Friday, March 29, 2013

With Or Without: Mallorcan attitudes towards tourism

As you do, I was spending my Holy Thursday rummaging around in Google looking for worthy material on tourism as colonisation. And blow me, what did I find but just such a piece of material, a masters paper by someone called Lola López-Bravo Palomino. Bear with me, because what Lola discovered was really quite revealing.

The research is ten years old, but I doubt that the findings would be different today. What Lola did was to talk to both tourists and locals and to get their responses to questions about tourism and specifically what tourists expected from their holidays and what they thought about Mallorca and the locals and what the locals expected from tourism and what they thought about tourists. While the responses of the tourists were interesting, those of the locals, I would suggest, were rather more so.

One way that Lola got the locals to respond was by asking them to rate a synonym for tourism. Of other words that tourism could correspond with, the one that was chosen by a significant distance was "money". Tourism equals money. She then asked the locals if they liked tourists coming to Mallorca. The majority (two-thirds) said they didn't like tourists coming to Mallorca. Then they were asked what tourists meant to them. Of the eleven different categories of response, 83% implied that tourists were merely a means to an end (they were clients or a source of income), not necessarily positive (they just came for the sun, the beach and the beer) or were in some way negative, including the ten per cent who thought tourists were "dirty, thieves, scandalous", the four per cent who perceived tourists as being "rats or animals" and the eight per cent who simply thought that tourists were "something bad".

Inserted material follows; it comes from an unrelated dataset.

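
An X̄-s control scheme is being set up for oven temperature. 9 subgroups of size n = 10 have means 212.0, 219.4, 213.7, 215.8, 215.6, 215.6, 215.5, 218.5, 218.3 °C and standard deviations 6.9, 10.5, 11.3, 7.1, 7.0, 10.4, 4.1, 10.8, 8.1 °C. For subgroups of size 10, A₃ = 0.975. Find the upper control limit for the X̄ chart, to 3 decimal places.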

There was a further question which asked whether tourists should be "spoiled" (as in their needs being catered for) for no other reason than because they are a source of income. 75% agreed with this. 80% said that it was locals who had to adapt to tourists, not the other way round.

What is one supposed to make of these findings? It should be pointed out that the research was conducted predominantly in three resorts - Magalluf, Can Pastilla and Arenal - so, and with the best will in the world, there may be greater negativity flying around than in more genteel parts of the island. This would have been, should have been, a caveat to the research that Lola needed to make, though I am loathe to make it myself as it appears as though tourists who go these resorts can only be considered in a negative fashion, which is very unfair.

But even if these resorts are not totally representative, do they suggest widely held attitudes across the island? Dispensing with the more graphic criticisms of tourists (rats, animals, etc.), the perception that tourists are merely a means of money and income supply might well be a widely held attitude. In fact, I would suggest that this is the prevailing attitude. Tourists are not, therefore, seen as, for example, some sort of source of beneficial inter-cultural exchange or anything as sociologically grandiose as this.

In speaking with people (British) who are genuine veterans of Mallorca in that they have been coming to the island or living on it for thirty or more years, it is fair to say that there has been a shift in attitudes among locals. It was one that started to develop in a more pronounced fashion about twenty or so years into the "boom", so from the mid-1980s. It was one, in its more extreme expression, that suggested that tourists weren't needed (and I am not referring to people with experience of the three resorts cited above).

Once that boom had become the norm, perceptions altered. Once upon a time, tourists were looked upon in a far more positive way. Of course, the nature of the tourist changed (or some tourists changed), but the attitude towards them shifted towards one of a mere commercial exchange, a neutral sort of perception, or towards a negative perception.

If anything, were Lola to repeat her research now, the perceptions would be more negative. Lower tourism spend, wider diffusion of all-inclusives, some of the poor publicity that resorts such as Magalluf and Arenal have attracted would surely mean greater negativity. Her research was quite depressing ten years ago. It would be more so now.

The title of her research had to do with "colonisation", the taking over of Mallorca by tourists. And that's what Mallorcans believe has happened. Because of this, it becomes understandable when the accusation is levelled against Mallorca that it is, at best, indifferent to tourism in winter. The island would rather not have it, because it is a time when the island can be reclaimed. But then, overwhelmingly locals looked upon tourism as a source of income ten years ago. This hasn't changed, and there is less income now from summer tourism. Mallorca is an island that can't live without tourism but would rather that it did.